William Adjei Thompson (3 October 1937 – 2025) was a Ghanaian soldier and politician. He was the Greater Accra Regional Commissioner (Greater Accra Regional Minister) from 1975 to 1977, the Regional Commissioner for the Brong Ahafo Region (Brong Ahafo Regional  Minister) from 1977 to 1978, and the Central Regional Commissioner (Central Regional Minister) from 1978 to June 1979. In 1985, he was reappointed Greater Accra Regional Minister (Regional Secretary) and in 1986, appointed Regional Secretary for the Western Region. He remained in this position until April 1988 when he was made Greater Accra Regional Minister for a third time. He served in this capacity until 1991.

== Early life and education ==
Thompson was born in Accra on 3 October 1937. He studied at the Accra Academy where he obtained his West African School Certificate in 1958. Following his enlistment in the army, he undertook various post-commission courses, some of which include; the Platoon Commanders' Course which he took in 1962, and the Company Commanders' Course which he studied in 1966. He enrolled at the Junior Staff Defence College in 1967 and the Staff College in Kingston, Canada in 1971.

== Career ==
Following his secondary education, Thompson joined the Bank of West Africa in 1959 as an Accounts Clerk. He worked there for a year, and later gained employment at the Post and Telecommunications Department in Accra (now Ghana Post and Ghana Telecom) in 1961. In April that same year, Thompson enlisted in the Ghana Army. There he enrolled at the Officers' Cadet Training Course at the Ghana Military Academy, and was subsequently commissioned in the Ghana Army in April 1962. He became the Training Officer at the Armed Forces Training College in Kumasi, and the second brigade group's General Staff Officer at the group's headquarters.
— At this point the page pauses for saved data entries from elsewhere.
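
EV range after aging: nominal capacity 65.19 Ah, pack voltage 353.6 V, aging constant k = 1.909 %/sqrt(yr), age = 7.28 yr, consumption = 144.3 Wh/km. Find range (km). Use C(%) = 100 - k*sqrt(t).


Step 1: capacity retention = 100 - 1.909 * sqrt(7.28) = 100 - 1.909 * 2.6981 = 94.849%
Step 2: C_now = 65.19 * 94.849/100 = 61.832 Ah
Step 3: E_pack = V * C_now = 353.6 * 61.832 = 21864 Wh
Step 4: range = E_pack / consumption = 21864 / 144.3 = 151.5 km

151.5 km


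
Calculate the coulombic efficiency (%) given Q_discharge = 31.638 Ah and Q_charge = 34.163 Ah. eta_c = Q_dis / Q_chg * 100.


Coulombic efficiency = 31.638/34.163 * 100% = 92.61%

92.61%


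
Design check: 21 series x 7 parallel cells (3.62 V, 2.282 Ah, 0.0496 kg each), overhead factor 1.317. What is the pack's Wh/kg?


Step 1: V_pack = 21 * 3.62 = 76.02 V
Step 2: C_pack = 7 * 2.282 = 15.974 Ah
Step 3: E_pack = V_pack * C_pack = 76.02 * 15.974 = 1214.3 Wh
Step 4: m_pack = 21 * 7 * 0.0496 * 1.317 = 9.6025 kg
Step 5: ED = E_pack / m_pack = 1214.3 / 9.6025 = 126.5 Wh/kg

126.5 Wh/kg


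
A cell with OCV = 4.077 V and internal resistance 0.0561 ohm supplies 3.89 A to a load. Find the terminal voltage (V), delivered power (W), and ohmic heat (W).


Step 1: V_terminal = OCV - I*R = 4.077 - 3.89 * 0.0561 = 3.8588 V
Step 2: P_out = V_terminal * I = 3.8588 * 3.89 = 15.01 W
Step 3: Q = I^2 * R = 3.89^2 * 0.0561 = 0.8489 W

V=3.8588 V, P=15.01 W, Q=0.8489 W


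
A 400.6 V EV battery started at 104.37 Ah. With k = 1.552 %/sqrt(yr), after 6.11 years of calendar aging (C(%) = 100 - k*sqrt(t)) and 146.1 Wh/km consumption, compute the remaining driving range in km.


Step 1: capacity retention = 100 - 1.552 * sqrt(6.11) = 100 - 1.552 * 2.4718 = 96.164%
Step 2: C_now = 104.37 * 96.164/100 = 100.37 Ah
Step 3: E_pack = V * C_now = 400.6 * 100.37 = 40208 Wh
Step 4: range = E_pack / consumption = 40208 / 146.1 = 275.2 km

275.2 km


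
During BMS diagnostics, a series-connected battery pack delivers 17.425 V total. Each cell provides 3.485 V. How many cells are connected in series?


n = V_pack / V_cell = 17.425 / 3.485 = 5

5


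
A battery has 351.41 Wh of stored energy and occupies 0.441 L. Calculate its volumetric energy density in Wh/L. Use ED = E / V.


ED = E / V = 351.41 / 0.441 = 796.8 Wh/L

796.8 Wh/L


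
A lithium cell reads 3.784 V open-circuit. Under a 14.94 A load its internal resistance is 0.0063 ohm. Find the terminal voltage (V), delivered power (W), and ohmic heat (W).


Step 1: V_terminal = OCV - I*R = 3.784 - 14.94 * 0.0063 = 3.6899 V
Step 2: P_out = V_terminal * I = 3.6899 * 14.94 = 55.13 W
Step 3: Q = I^2 * R = 14.94^2 * 0.0063 = 1.406 W

V=3.6899 V, P=55.13 W, Q=1.406 W


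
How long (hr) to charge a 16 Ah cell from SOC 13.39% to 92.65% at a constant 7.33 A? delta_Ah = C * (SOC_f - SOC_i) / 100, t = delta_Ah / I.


Step 1: dSOC = 92.65% - 13.39% = 79.26%
Step 2: delta_Ah = 16 * 79.26 / 100 = 12.682 Ah
Step 3: t = 12.682 / 7.33 = 1.730 hr

1.730 hr


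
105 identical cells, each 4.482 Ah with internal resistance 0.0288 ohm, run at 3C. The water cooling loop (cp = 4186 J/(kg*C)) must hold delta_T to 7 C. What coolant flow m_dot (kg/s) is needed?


Step 1: I = 3 * 4.482 = 13.446 A
Step 2: Q_cell = I^2 * R = 13.446^2 * 0.0288 = 5.2069 W
Step 3: Q_total = 105 * 5.2069 = 546.72 W
Step 4: m_dot = Q_total / (cp * dT) = 546.72 / (4186 * 7) = 0.01866 kg/s

0.01866 kg/s


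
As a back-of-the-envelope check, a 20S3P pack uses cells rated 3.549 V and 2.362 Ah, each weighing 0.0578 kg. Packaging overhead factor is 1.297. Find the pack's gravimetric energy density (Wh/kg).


Step 1: V_pack = 20 * 3.549 = 70.98 V
Step 2: C_pack = 3 * 2.362 = 7.086 Ah
Step 3: E_pack = V_pack * C_pack = 70.98 * 7.086 = 502.96 Wh
Step 4: m_pack = 20 * 3 * 0.0578 * 1.297 = 4.498 kg
Step 5: ED = E_pack / m_pack = 502.96 / 4.498 = 111.8 Wh/kg

111.8 Wh/kg


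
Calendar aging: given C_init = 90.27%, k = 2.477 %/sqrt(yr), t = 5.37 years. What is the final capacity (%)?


sqrt(t) = sqrt(5.37) = 2.3173
C_final = 90.27 - 2.477 * 2.3173 = 84.53%

84.53%


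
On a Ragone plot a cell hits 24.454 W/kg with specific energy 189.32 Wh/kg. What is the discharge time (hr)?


t = E / P = 189.32 / 24.454 = 7.742 hr

7.742 hr


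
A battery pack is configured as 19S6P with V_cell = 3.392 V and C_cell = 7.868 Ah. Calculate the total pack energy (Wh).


E = Ns * Vcell * Np * Ccell = 19 * 3.392 * 6 * 7.868 = 3042 Wh

3042 Wh


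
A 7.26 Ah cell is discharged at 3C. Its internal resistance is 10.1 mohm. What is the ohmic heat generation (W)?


Convert: R = 10.1 mohm = 0.0101 ohm
Step 1: I = C_rate * capacity = 3 * 7.26 = 21.78 A
Step 2: Q = I^2 * R = 21.78^2 * 0.0101 = 474.37 * 0.0101 = 4.791 W

4.791 W


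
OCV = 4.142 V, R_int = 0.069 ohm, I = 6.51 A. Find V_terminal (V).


IR drop = 6.51 * 0.069 = 0.44919 V
V = 4.142 - 0.44919 = 3.693 V

3.693 V


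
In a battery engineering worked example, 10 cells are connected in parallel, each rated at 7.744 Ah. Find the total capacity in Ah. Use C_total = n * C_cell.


C_total = 10 * 7.744 = 77.44 Ah

77.44 Ah


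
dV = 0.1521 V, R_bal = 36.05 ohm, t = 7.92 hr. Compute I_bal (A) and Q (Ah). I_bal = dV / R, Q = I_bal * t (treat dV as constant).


First, Ohm's law: I_bal = 0.1521 V / 36.05 ohm = 0.0042191 A
Then Q = I * t = 0.0042191 A * 7.92 hr = 0.03342 Ah

I=0.0042191 A, Q=0.03342 Ah


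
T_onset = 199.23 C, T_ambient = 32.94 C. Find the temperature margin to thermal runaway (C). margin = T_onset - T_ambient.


margin = T_onset - T_ambient = 199.23 - 32.94 = 166.29 C

166.29 C


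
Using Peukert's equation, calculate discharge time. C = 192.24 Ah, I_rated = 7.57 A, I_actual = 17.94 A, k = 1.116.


t_rated = C / I_rated = 192.24 / 7.57 = 25.395 hr
(I_rated/I)^k = (0.42196)^1.116 = 0.38177
t = t_rated * (I_rated/I)^k = 25.395 * 0.38177 = 9.695 hr

9.695 hr


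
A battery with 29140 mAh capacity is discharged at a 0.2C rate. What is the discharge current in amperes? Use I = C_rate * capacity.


Convert: capacity = 29140 mAh = 29.14 Ah
I = C_rate * capacity = 0.2 * 29.14 = 5.828 A

5.828 A


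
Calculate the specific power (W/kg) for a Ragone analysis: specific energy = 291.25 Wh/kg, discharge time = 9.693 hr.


Specific power = 291.25 Wh/kg / 9.693 hr = 30.05 W/kg

30.05 W/kg


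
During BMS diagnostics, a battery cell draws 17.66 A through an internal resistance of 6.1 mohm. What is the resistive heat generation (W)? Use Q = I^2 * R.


Convert: R = 6.1 mohm = 0.0061 ohm
I^2 = 311.88
Q = 311.88 * 0.0061 = 1.902 W

1.902 W


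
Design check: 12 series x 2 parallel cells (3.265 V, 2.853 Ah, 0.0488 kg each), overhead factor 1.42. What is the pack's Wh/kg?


Step 1: V_pack = 12 * 3.265 = 39.18 V
Step 2: C_pack = 2 * 2.853 = 5.706 Ah
Step 3: E_pack = V_pack * C_pack = 39.18 * 5.706 = 223.56 Wh
Step 4: m_pack = 12 * 2 * 0.0488 * 1.42 = 1.6631 kg
Step 5: ED = E_pack / m_pack = 223.56 / 1.6631 = 134.4 Wh/kg

134.4 Wh/kg


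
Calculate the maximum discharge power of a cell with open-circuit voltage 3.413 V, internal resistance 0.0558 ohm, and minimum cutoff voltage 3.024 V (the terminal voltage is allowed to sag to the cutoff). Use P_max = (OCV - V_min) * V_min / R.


dV = OCV - V_min = 0.389 V (so I_max = dV / R)
P_max = dV * V_min / R = 0.389 * 3.024 / 0.0558 = 21.08 W

21.08 W


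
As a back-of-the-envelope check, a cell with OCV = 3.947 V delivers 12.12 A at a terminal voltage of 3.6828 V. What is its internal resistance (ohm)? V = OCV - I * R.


R = (OCV - V) / I = (3.947 - 3.6828) / 12.12 = 0.02180 ohm

0.02180 ohm


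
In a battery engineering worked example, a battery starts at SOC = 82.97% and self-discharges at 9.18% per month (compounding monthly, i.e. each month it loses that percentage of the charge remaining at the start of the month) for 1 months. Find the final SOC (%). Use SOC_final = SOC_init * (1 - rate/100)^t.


decay = (1 - 9.18/100)^1 = 0.9082
SOC_final = 82.97 * 0.9082 = 75.35%

75.35%


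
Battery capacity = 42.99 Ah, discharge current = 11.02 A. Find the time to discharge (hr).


Runtime = 42.99 Ah / 11.02 A = 3.901 hr

3.901 hr


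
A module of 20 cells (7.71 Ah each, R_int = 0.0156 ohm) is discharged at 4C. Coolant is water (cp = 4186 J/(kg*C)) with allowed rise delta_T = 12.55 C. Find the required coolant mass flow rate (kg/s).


Step 1: I = 4 * 7.71 = 30.84 A
Step 2: Q_cell = I^2 * R = 30.84^2 * 0.0156 = 14.837 W
Step 3: Q_total = 20 * 14.837 = 296.74 W
Step 4: m_dot = Q_total / (cp * dT) = 296.74 / (4186 * 12.55) = 0.005649 kg/s

0.005649 kg/s


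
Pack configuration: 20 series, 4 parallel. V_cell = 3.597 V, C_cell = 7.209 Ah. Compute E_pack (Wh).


E = Ns * Vcell * Np * Ccell = 20 * 3.597 * 4 * 7.209 = 2074 Wh

2074 Wh


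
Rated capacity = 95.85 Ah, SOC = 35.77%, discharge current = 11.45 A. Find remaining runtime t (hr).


Step 1: remaining = SOC/100 * C_total = 35.77/100 * 95.85 = 34.286 Ah
Step 2: t = remaining / I = 34.286 / 11.45 = 2.994 hr

2.994 hr


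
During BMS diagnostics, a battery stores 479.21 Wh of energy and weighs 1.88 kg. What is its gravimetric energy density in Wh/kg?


Specific energy = 479.21 Wh / 1.88 kg = 254.9 Wh/kg

254.9 Wh/kg


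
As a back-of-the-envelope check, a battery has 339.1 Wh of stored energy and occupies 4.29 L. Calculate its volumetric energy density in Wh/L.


Volumetric ED = 339.1 Wh / 4.29 L = 79.04 Wh/L

79.04 Wh/L


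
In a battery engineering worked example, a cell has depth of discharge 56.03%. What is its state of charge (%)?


SOC = 100 - DOD = 100 - 56.03 = 43.97%

43.97%


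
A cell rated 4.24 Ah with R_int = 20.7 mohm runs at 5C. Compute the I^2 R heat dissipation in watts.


Convert: R = 20.7 mohm = 0.0207 ohm
Step 1: I = C_rate * capacity = 5 * 4.24 = 21.2 A
Step 2: Q = I^2 * R = 21.2^2 * 0.0207 = 449.44 * 0.0207 = 9.303 W

9.303 W


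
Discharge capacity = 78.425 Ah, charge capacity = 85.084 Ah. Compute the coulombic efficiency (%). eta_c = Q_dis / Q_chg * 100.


Coulombic efficiency = 78.425/85.084 * 100% = 92.17%

92.17%


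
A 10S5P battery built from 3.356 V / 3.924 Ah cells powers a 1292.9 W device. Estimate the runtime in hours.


Step 1: E_pack = Ns * V_cell * Np * C_cell = 10 * 3.356 * 5 * 3.924 = 658.45 Wh
Step 2: t = E_pack / P = 658.45 / 1292.9 = 0.5093 hr

0.5093 hr


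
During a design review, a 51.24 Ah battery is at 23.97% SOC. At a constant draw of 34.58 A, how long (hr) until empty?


Step 1: remaining = SOC/100 * C_total = 23.97/100 * 51.24 = 12.282 Ah
Step 2: t = remaining / I = 12.282 / 34.58 = 0.3552 hr

0.3552 hr


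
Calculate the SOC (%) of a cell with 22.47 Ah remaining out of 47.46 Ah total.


SOC% = 22.47 / 47.46 * 100 = 47.35%

47.35%


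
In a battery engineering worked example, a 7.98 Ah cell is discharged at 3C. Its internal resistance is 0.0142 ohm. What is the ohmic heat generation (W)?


Step 1: I = C_rate * capacity = 3 * 7.98 = 23.94 A
Step 2: Q = I^2 * R = 23.94^2 * 0.0142 = 573.12 * 0.0142 = 8.138 W

8.138 W


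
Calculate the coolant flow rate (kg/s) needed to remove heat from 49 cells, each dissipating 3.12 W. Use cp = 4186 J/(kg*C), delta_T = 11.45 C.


Q_total = 49 * 3.12 = 152.88 W
m_dot = Q_total / (cp * dT) = 152.88 / (4186 * 11.45) = 0.003190 kg/s

0.003190 kg/s


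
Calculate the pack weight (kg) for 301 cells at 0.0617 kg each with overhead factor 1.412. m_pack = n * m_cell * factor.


Cell mass sum = 301 * 0.0617 = 18.572 kg
With overhead 1.412: m_pack = 18.572 * 1.412 = 26.22 kg

26.22 kg


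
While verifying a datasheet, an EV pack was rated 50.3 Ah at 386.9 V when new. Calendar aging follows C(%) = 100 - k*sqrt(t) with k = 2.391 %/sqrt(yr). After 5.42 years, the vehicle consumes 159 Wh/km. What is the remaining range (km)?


Step 1: capacity retention = 100 - 2.391 * sqrt(5.42) = 100 - 2.391 * 2.3281 = 94.434%
Step 2: C_now = 50.3 * 94.434/100 = 47.5 Ah
Step 3: E_pack = V * C_now = 386.9 * 47.5 = 18378 Wh
Step 4: range = E_pack / consumption = 18378 / 159 = 115.6 km

115.6 km


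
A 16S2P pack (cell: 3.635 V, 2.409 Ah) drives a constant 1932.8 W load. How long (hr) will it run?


Step 1: E_pack = Ns * V_cell * Np * C_cell = 16 * 3.635 * 2 * 2.409 = 280.21 Wh
Step 2: t = E_pack / P = 280.21 / 1932.8 = 0.1450 hr

0.1450 hr


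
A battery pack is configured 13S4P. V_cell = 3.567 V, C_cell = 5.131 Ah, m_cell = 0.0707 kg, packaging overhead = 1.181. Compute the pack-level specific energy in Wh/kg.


Step 1: V_pack = 13 * 3.567 = 46.371 V
Step 2: C_pack = 4 * 5.131 = 20.524 Ah
Step 3: E_pack = V_pack * C_pack = 46.371 * 20.524 = 951.72 Wh
Step 4: m_pack = 13 * 4 * 0.0707 * 1.181 = 4.3418 kg
Step 5: ED = E_pack / m_pack = 951.72 / 4.3418 = 219.2 Wh/kg

219.2 Wh/kg


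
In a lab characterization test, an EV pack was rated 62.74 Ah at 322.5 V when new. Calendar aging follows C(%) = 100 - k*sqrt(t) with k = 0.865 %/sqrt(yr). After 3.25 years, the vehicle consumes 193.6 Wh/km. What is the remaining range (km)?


Step 1: capacity retention = 100 - 0.865 * sqrt(3.25) = 100 - 0.865 * 1.8028 = 98.441%
Step 2: C_now = 62.74 * 98.441/100 = 61.762 Ah
Step 3: E_pack = V * C_now = 322.5 * 61.762 = 19918 Wh
Step 4: range = E_pack / consumption = 19918 / 193.6 = 102.9 km

102.9 km


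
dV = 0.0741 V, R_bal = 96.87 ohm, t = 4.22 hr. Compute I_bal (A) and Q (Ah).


First, Ohm's law: I_bal = 0.0741 V / 96.87 ohm = 7.6494e-04 A
Then Q = I * t = 7.6494e-04 A * 4.22 hr = 0.003228 Ah

I=7.6494e-04 A, Q=0.003228 Ah


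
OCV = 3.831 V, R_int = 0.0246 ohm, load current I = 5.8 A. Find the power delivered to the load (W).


Step 1: V_terminal = OCV - I*R = 3.831 - 5.8 * 0.0246 = 3.6883 V
Step 2: P_out = V_terminal * I = 3.6883 * 5.8 = 21.39 W

21.39 W


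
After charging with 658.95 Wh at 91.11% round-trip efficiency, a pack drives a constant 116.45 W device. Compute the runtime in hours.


Step 1: E_discharge = eta/100 * E_charge = 91.11/100 * 658.95 = 600.37 Wh
Step 2: t = E_discharge / P = 600.37 / 116.45 = 5.156 hr

5.156 hr


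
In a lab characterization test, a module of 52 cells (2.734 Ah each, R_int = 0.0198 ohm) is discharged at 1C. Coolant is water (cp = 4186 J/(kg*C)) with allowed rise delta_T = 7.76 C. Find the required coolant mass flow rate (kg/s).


Step 1: I = 1 * 2.734 = 2.734 A
Step 2: Q_cell = I^2 * R = 2.734^2 * 0.0198 = 0.148 W
Step 3: Q_total = 52 * 0.148 = 7.696 W
Step 4: m_dot = Q_total / (cp * dT) = 7.696 / (4186 * 7.76) = 2.369e-04 kg/s

2.369e-04 kg/s


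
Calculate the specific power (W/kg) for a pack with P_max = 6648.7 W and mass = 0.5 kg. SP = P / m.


Specific power = 6648.7 W / 0.5 kg = 13300 W/kg

13300 W/kg


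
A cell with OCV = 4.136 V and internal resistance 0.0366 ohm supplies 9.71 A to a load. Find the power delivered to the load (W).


Step 1: V_terminal = OCV - I*R = 4.136 - 9.71 * 0.0366 = 3.7806 V
Step 2: P_out = V_terminal * I = 3.7806 * 9.71 = 36.71 W

36.71 W


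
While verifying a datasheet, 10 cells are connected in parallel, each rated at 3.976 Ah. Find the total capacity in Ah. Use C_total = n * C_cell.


C_total = 10 * 3.976 = 39.76 Ah

39.76 Ah


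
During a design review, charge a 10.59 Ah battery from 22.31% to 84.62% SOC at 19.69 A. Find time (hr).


delta_Ah = 10.59 * (84.62 - 22.31) / 100 = 6.5986 Ah
t = delta_Ah / I = 6.5986 / 19.69 = 0.3351 hr

0.3351 hr


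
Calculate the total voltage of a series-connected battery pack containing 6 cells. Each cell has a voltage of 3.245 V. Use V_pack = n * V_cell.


Series voltages add: 6 * 3.245 V = 19.47 V

19.47 V


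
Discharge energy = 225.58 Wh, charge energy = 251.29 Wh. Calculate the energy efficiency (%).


eta_e = E_dis / E_chg * 100 = 225.58 / 251.29 * 100 = 89.77%

89.77%


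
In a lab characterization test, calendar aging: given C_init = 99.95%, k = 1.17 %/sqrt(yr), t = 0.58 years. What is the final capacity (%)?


Step 1: sqrt(0.58 yr) = 0.76158
Step 2: drop = 1.17 * 0.76158 = 0.89105
Step 3: C_final = 99.95 - 0.89105 = 99.06%

99.06%


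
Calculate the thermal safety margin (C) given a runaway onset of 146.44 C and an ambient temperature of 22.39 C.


Safety margin = 146.44 C - 22.39 C = 124.05 C

124.05 C


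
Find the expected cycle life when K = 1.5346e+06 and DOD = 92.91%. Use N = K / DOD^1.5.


Step 1: DOD^1.5 = 92.91^1.5 = 895.56
Step 2: N = 1.5346e+06 / 895.56 = 1714 cycles

1714 cycles


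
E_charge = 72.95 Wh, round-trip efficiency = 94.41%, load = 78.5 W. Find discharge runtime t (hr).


Step 1: E_discharge = eta/100 * E_charge = 94.41/100 * 72.95 = 68.872 Wh
Step 2: t = E_discharge / P = 68.872 / 78.5 = 0.8774 hr

0.8774 hr


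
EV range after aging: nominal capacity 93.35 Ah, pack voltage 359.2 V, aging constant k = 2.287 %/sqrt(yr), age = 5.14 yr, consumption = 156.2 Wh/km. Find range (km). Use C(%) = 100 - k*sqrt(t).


Step 1: capacity retention = 100 - 2.287 * sqrt(5.14) = 100 - 2.287 * 2.2672 = 94.815%
Step 2: C_now = 93.35 * 94.815/100 = 88.51 Ah
Step 3: E_pack = V * C_now = 359.2 * 88.51 = 31793 Wh
Step 4: range = E_pack / consumption = 31793 / 156.2 = 203.5 km

203.5 km


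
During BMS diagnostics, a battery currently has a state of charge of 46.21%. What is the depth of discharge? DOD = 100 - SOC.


Complement of SOC: DOD = 100% - 46.21% = 53.79%

53.79%


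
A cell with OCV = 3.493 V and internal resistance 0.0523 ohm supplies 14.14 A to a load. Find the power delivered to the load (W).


Step 1: V_terminal = OCV - I*R = 3.493 - 14.14 * 0.0523 = 2.7535 V
Step 2: P_out = V_terminal * I = 2.7535 * 14.14 = 38.93 W

38.93 W


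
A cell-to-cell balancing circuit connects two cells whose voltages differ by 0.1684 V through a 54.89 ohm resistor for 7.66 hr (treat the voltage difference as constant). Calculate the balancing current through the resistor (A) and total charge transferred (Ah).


First, Ohm's law: I_bal = 0.1684 V / 54.89 ohm = 0.003068 A
Then Q = I * t = 0.003068 A * 7.66 hr = 0.02350 Ah

I=0.003068 A, Q=0.02350 Ah


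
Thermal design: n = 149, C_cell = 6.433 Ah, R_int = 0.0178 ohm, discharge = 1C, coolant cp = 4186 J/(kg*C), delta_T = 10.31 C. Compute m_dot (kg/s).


Step 1: I = 1 * 6.433 = 6.433 A
Step 2: Q_cell = I^2 * R = 6.433^2 * 0.0178 = 0.73663 W
Step 3: Q_total = 149 * 0.73663 = 109.76 W
Step 4: m_dot = Q_total / (cp * dT) = 109.76 / (4186 * 10.31) = 0.002543 kg/s

0.002543 kg/s


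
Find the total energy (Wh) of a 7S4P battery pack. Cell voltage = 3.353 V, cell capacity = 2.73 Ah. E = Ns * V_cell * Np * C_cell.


V_pack = 7 * 3.353 = 23.471 V
C_pack = 4 * 2.73 = 10.92 Ah
E = V_pack * C_pack = 23.471 * 10.92 = 256.3 Wh

256.3 Wh


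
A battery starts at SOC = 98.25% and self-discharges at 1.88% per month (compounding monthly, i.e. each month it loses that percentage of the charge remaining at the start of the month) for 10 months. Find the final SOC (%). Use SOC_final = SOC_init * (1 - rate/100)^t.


decay = (1 - 1.88/100)^10 = 0.82713
SOC_final = 98.25 * 0.82713 = 81.27%

81.27%


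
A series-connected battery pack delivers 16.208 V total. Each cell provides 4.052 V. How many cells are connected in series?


Rearranging: n = V_pack / V_cell = 16.208 / 4.052 = 4 cells

4


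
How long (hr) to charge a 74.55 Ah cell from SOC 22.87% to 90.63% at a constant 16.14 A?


delta_Ah = 74.55 * (90.63 - 22.87) / 100 = 50.515 Ah
t = delta_Ah / I = 50.515 / 16.14 = 3.130 hr

3.130 hr


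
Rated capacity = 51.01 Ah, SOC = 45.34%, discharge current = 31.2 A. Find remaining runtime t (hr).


Step 1: remaining = SOC/100 * C_total = 45.34/100 * 51.01 = 23.128 Ah
Step 2: t = remaining / I = 23.128 / 31.2 = 0.7413 hr

0.7413 hr


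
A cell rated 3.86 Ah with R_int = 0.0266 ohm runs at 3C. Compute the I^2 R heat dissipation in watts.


Step 1: I = C_rate * capacity = 3 * 3.86 = 11.58 A
Step 2: Q = I^2 * R = 11.58^2 * 0.0266 = 134.1 * 0.0266 = 3.567 W

3.567 W


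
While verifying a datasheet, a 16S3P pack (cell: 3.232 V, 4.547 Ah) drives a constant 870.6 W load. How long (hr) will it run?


Step 1: E_pack = Ns * V_cell * Np * C_cell = 16 * 3.232 * 3 * 4.547 = 705.4 Wh
Step 2: t = E_pack / P = 705.4 / 870.6 = 0.8102 hr

0.8102 hr


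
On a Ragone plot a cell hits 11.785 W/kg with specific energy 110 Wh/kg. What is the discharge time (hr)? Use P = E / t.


t = E / P = 110 / 11.785 = 9.334 hr

9.334 hr


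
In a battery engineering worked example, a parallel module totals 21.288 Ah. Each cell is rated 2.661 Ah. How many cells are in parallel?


n = C_total / C_cell = 21.288 / 2.661 = 8

8


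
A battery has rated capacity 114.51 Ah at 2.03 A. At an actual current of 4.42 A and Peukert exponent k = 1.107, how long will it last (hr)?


Step 1: t_rated = C / I_rated = 114.51 / 2.03 = 56.409 hr
Step 2: ratio = 2.03 / 4.42 = 0.45928
Step 3: ratio^k = 0.45928^1.107 = 0.42259
Step 4: t = t_rated * ratio^k = 56.409 * 0.42259 = 23.84 hr

23.84 hr


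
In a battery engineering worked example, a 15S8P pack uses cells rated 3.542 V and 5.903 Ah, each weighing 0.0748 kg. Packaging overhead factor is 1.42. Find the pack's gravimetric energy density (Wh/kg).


Step 1: V_pack = 15 * 3.542 = 53.13 V
Step 2: C_pack = 8 * 5.903 = 47.224 Ah
Step 3: E_pack = V_pack * C_pack = 53.13 * 47.224 = 2509 Wh
Step 4: m_pack = 15 * 8 * 0.0748 * 1.42 = 12.746 kg
Step 5: ED = E_pack / m_pack = 2509 / 12.746 = 196.8 Wh/kg

196.8 Wh/kg


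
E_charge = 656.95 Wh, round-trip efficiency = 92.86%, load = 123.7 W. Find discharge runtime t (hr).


Step 1: E_discharge = eta/100 * E_charge = 92.86/100 * 656.95 = 610.04 Wh
Step 2: t = E_discharge / P = 610.04 / 123.7 = 4.932 hr

4.932 hr


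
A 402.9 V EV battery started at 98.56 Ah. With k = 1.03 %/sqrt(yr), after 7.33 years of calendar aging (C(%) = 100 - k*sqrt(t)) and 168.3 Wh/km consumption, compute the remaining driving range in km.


Step 1: capacity retention = 100 - 1.03 * sqrt(7.33) = 100 - 1.03 * 2.7074 = 97.211%
Step 2: C_now = 98.56 * 97.211/100 = 95.811 Ah
Step 3: E_pack = V * C_now = 402.9 * 95.811 = 38602 Wh
Step 4: range = E_pack / consumption = 38602 / 168.3 = 229.4 km

229.4 km


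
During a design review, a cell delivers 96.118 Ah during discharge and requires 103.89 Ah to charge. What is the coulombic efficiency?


eta_c = Q_dis / Q_chg * 100 = 96.118 / 103.89 * 100 = 92.52%

92.52%


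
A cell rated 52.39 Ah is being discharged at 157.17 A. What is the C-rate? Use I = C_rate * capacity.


Rearranging: C_rate = 157.17 / 52.39 = 3C

3C


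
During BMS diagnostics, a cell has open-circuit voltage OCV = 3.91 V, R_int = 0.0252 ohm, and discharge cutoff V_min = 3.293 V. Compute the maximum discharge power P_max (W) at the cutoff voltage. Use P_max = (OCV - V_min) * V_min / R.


dV = OCV - V_min = 0.617 V (so I_max = dV / R)
P_max = dV * V_min / R = 0.617 * 3.293 / 0.0252 = 80.63 W

80.63 W


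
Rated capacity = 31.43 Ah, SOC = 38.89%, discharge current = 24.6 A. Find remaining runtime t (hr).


Step 1: remaining = SOC/100 * C_total = 38.89/100 * 31.43 = 12.223 Ah
Step 2: t = remaining / I = 12.223 / 24.6 = 0.4969 hr

0.4969 hr


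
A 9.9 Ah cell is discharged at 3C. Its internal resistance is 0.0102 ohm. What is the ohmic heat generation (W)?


Step 1: I = C_rate * capacity = 3 * 9.9 = 29.7 A
Step 2: Q = I^2 * R = 29.7^2 * 0.0102 = 882.09 * 0.0102 = 8.997 W

8.997 W


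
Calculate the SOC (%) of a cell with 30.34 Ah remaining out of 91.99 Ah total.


SOC = (remaining / total) * 100 = (30.34 / 91.99) * 100 = 32.98%

32.98%


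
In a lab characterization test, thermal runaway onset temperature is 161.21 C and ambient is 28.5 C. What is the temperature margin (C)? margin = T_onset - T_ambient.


Safety margin = 161.21 C - 28.5 C = 132.71 C

132.71 C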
In 1968, he was made provost marshal, and a year later, Staff Officer II Coordinate (MOD) (PA). He worked in this capacity until 1971. He also doubled as the Sub-Assistant Deputy Director of Personnel Administration and the Deputy Director-General of Personnel Administration, responsible for Coordination in 1970. He became Brigade Major at the second brigade's Army Headquarters in November 1972, and the Third Battalion of Infantry's Commanding Officer from January 1973 until October 1975 when he gained appointment as the Greater Accra Regional Commissioner.

Thompson remained Regional Commissioner for the Greater Accra Region from 9 October 1975 to 1977 when he was made the Regional Commissioner for the Brong Ahafo Region. He served in this capacity for about one year. In 1978, he was appointed Regional Commissioner for the Central Region, he remained in this appointment until the Armed Forces Revolutionary Council coup in June 1979. He was subsequently recalled to barracks. In 1985 he was reappointed Greater Accra Regional Minister (the portfolio was then Regional Secretary), and a year later, appointed Regional Secretary for the Western Region. He served in this capacity from 1986 until April 1988 when he was reappointed Greater Accra Regional Minister for a third time. He served in this appointment until 1991. He was succeeded by Nii Okaidja Adamafio.

== Personal life and death ==
Thompson was married with three children. He died in 2025.